Twenty Four

14K 1.3K 251
                                    

Kenangan masa lalu itu bukan untuk disesali. Tapi untuk menjadi sebuah pelajaran bagi kita. Terkadang, masa lalu bisa menjadi sebuah penyebab rusaknya hubungan masa ini.

Apa yang kamu rasakan, aku juga bisa merasakan itu. Kamu tahu apa namanya ini?

♢♢♢

Kikuk. Satu kata yang menggambarkan suasana di koridor rumah sakit itu. Kedua orang tua Rilly sedang berdiri tepat di depan Kafka, Ardan dan Aldi. Pastinya kedua orang tua Rilly langsung ke rumah sakit ketika mendengar anak satu-satunya itu sakit dan panasnya tidak turun juga.

"Sebenarnya, apa yang udah terjadi?" Ricky -Papa Rilly- kali ini ia benar-benar memperlihatkan ekspresi seriusnya, tidak ada tanda-tanda kalau ia ingin bercanda.

Kafka menutup matanya rapat-rapat sebelum mengangkat kepalanya untuk melihat Om Ricky, "Rilly hampir ingat."

Ricky menaikkan satu alisnya, "Gara-gara?"

Kali ini Aldi yang menjawab pertanyaan Om Ricky, ia kasihan dengan sahabatnya itu.
"Kita nggak ada yang tahu tentang itu Om. Waktu itu Rilly lagi sama Aldric dan tiba-tiba itu terjadi."

Ricky menatap Kafka tajam saat mendengar penjelasan Aldi. Tatapannya benar-benar menusuk orang yang ditatapnya.
"Kamu nggak jaga amanah?! Bukannya kamu udah janji mau jagain Rilly?!"

"Pa, udah. Kafka nggak sepenuhnya salah," tegur Lily, mama Rilly.

Kafka menunduk mendengar pertanyaan Om Ricky. Om Ricky benar, ia tidak menepati janjinya untuk selalu melindungi dan berada di samping Rilly. "Maaf Om, Kafka buat kesalahan lagi dan..."

"Dan kamu udah siap untuk nerima apapun yang terjadi nanti?" potong Ricky.

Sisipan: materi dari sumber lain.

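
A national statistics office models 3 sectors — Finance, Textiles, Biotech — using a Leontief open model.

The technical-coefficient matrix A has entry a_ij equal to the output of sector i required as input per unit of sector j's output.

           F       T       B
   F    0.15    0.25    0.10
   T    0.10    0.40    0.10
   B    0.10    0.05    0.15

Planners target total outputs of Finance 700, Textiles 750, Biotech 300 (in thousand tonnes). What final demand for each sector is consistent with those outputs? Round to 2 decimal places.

I − A =
  [   0.85    -0.25    -0.10]
  [  -0.10     0.60    -0.10]
  [  -0.10    -0.05     0.85]
d = (I − A) x:
  d_F = (+0.85)·700 + (-0.25)·750 + (-0.10)·300 = 377.50
  d_T = (-0.10)·700 + (+0.60)·750 + (-0.10)·300 = 350.00
  d_B = (-0.10)·700 + (-0.05)·750 + (+0.85)·300 = 147.50

d_F = 377.50, d_T = 350.00, d_B = 147.50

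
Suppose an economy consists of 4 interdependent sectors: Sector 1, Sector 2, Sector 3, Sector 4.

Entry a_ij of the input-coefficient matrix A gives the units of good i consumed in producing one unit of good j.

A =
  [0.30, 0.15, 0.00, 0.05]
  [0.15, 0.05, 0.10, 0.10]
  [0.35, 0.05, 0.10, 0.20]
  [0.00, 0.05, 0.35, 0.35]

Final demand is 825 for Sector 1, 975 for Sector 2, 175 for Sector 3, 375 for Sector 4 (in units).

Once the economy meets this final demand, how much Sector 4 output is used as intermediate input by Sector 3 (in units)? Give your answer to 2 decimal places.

I − A =
  [   0.70    -0.15     0.00    -0.05]
  [  -0.15     0.95    -0.10    -0.10]
  [  -0.35    -0.05     0.90    -0.20]
  [   0.00    -0.05    -0.35     0.65]
Compute the cofactors C_ij = (−1)^(i+j)·(3×3 minor ij) of I−A; the adjugate is their transpose:
adj(I−A) = Cᵀ =
  [ 0.478750   0.080375   0.031875   0.059000]
  [ 0.112250   0.354375   0.072625   0.085500]
  [ 0.220750   0.064750   0.413750   0.154250]
  [ 0.127500   0.062125   0.228375   0.569500]
det(I−A) = Σ_j (I−A)_1j·C_1j = (0.70)(0.478750) + (-0.15)(0.112250) + (0.00)(0.220750) + (-0.05)(0.127500) = 0.3119125
(I − A)⁻¹ = adj(I−A) / det(I−A) ≈
  [   1.5349     0.2577     0.1022     0.1892]
  [   0.3599     1.1361     0.2328     0.2741]
  [   0.7077     0.2076     1.3265     0.4945]
  [   0.4088     0.1992     0.7322     1.8258]
First solve x = (I − A)⁻¹ d = adj(I−A)·d / det(I−A); in particular x_3 = (0.220750·825 + 0.064750·975 + 0.413750·175 + 0.154250·375) / 0.3119125 = 375.50 / 0.3119125 ≈ 1203.8633.
Intermediate flow from 4 to 3: z_43 = a_43 · x_3 = 0.35 × 375.50 / 0.3119125 = 131.425 / 0.3119125 ≈ 421.35.

z_43 = 421.35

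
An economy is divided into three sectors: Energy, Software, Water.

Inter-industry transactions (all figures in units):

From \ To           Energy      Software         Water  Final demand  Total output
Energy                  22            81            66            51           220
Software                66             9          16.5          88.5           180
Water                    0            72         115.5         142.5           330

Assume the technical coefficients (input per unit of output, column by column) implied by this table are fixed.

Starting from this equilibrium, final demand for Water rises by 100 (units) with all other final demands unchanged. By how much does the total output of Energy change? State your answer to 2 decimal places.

Technical coefficients a_ij = z_ij / X_j:
  a_11 = 22/220 = 0.10, a_21 = 66/220 = 0.30, a_31 = 0/220 = 0.00
  a_12 = 81/180 = 0.45, a_22 = 9/180 = 0.05, a_32 = 72/180 = 0.40
  a_13 = 66/330 = 0.20, a_23 = 16.5/330 = 0.05, a_33 = 115.5/330 = 0.35
I − A =
  [   0.90    -0.45    -0.20]
  [  -0.30     0.95    -0.05]
  [   0.00    -0.40     0.65]
Cofactors of I−A, C_ij = (−1)^(i+j)·(minor ij) (rows/columns in the sector order above):
  C_11 = (0.95)(0.65) − (-0.05)(-0.40) = 0.5975
  C_12 = −[(-0.30)(0.65) − (-0.05)(0.00)] = 0.1950
  C_13 = (-0.30)(-0.40) − (0.95)(0.00) = 0.1200
  C_21 = −[(-0.45)(0.65) − (-0.20)(-0.40)] = 0.3725
  C_22 = (0.90)(0.65) − (-0.20)(0.00) = 0.5850
  C_23 = −[(0.90)(-0.40) − (-0.45)(0.00)] = 0.3600
  C_31 = (-0.45)(-0.05) − (-0.20)(0.95) = 0.2125
  C_32 = −[(0.90)(-0.05) − (-0.20)(-0.30)] = 0.1050
  C_33 = (0.90)(0.95) − (-0.45)(-0.30) = 0.7200
det(I−A) = Σ_j (I−A)_1j·C_1j = (0.90)(0.5975) + (-0.45)(0.1950) + (-0.20)(0.1200) = 0.4260
adj(I−A) = Cᵀ =
  [ 0.5975   0.3725   0.2125]
  [ 0.1950   0.5850   0.1050]
  [ 0.1200   0.3600   0.7200]
(I − A)⁻¹ = adj(I−A) / det(I−A) ≈
  [   1.4026     0.8744     0.4988]
  [   0.4577     1.3732     0.2465]
  [   0.2817     0.8451     1.6901]
Δx = (I − A)⁻¹ Δd with Δd having +100 in the Water component and 0 elsewhere.
So Δx_1 = L_13 · (+100), where L_13 = adj(I−A)_13 / det(I−A) = 0.2125 / 0.4260.
Δx_1 = 0.2125 × (+100) / 0.4260 = 21.25 / 0.4260 ≈ 49.88.

Δx_1 = 49.88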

Kafka menghembuskan napasnya pelan. Ia mengangguk, "Apapun itu."

"Om nggak akan bisa ngapa-ngapain lagi kalau Rilly bakalan ingat semua yang udah kamu lakuin waktu itu. Om juga nggak berhak buat ngelarang Rilly buat marah ke kamu." Ricky mengingatkan.

Kafka mengangguk paham. "Kafka udah siap, Om. Semua itu bakalan terjadi mau itu sekarang atau nanti."

Ricky meneliti wajah anak temannya itu. Walau Kafka sudah banyak berkorban untuk Rilly, tetap saja Rilly prioritas utamanya. Ada yang menyakiti Rilly, ia tidak segan-segan untuk membuat orang itu mendapat sakit yang sama dengan anaknya. Tidak peduli siapapun orang itu.
"Ingat ya, Om nggak mau semuanya ke ulang sampai dua kali! Om nggak mau kalau Rilly sampai ngerasain sakit ini terus-menerus!"

Lily menyentuh pundak Ricky, ia mengelus punggung suaminya itu. Bagaimanapun Kafka sudah banyak berjasa untuk hidup Rilly apalagi ia tahu tentang perasaan Rilly terhadap Kafka. "Pa, jangan lupain seratus kebaikan dia gara-gara beberapa kesalahan dia."

Ricky menghembuskan napasnya perlahan. Kenapa juga ia harus seemosi ini? Rilly pasti tidak suka jika ia memarahi Kafka. "Lupain ucapa.... eh tetap ingat ucapan Om tadi, tapi jangan di masukin ke hati kalau ada kata-kata yang pedas atau apalah."

Lily mengerjapkan matanya beberapa kali, tidak percaya dengan pendengarannya. Ia salut dengan suaminya ini. Kemarahannya bisa langsung hilang begitu saja. "Kalian bertiga mendingan pulang dulu atau makan. Biar kami aja yang jaga Rilly. Nggak perlu cemas lagi sama Rilly. Rilly pasti baik-baik aja siang nanti."

Kafka, Aldi dan Ardan mengangguk kompak. Mereka saling melihat satu sama lain. Berbicara lewat tatapan mata mereka.

"Om, Kafka minta maaf kar...."

"Udah, udah. Minta maaf terus, nggak bosan apa?" potong Ricky.

Kafka tersenyum tipis, ia lalu menyalami mereka berdua, "Kami pamit dulu, Om, Tan. Nanti kami kesini lagi."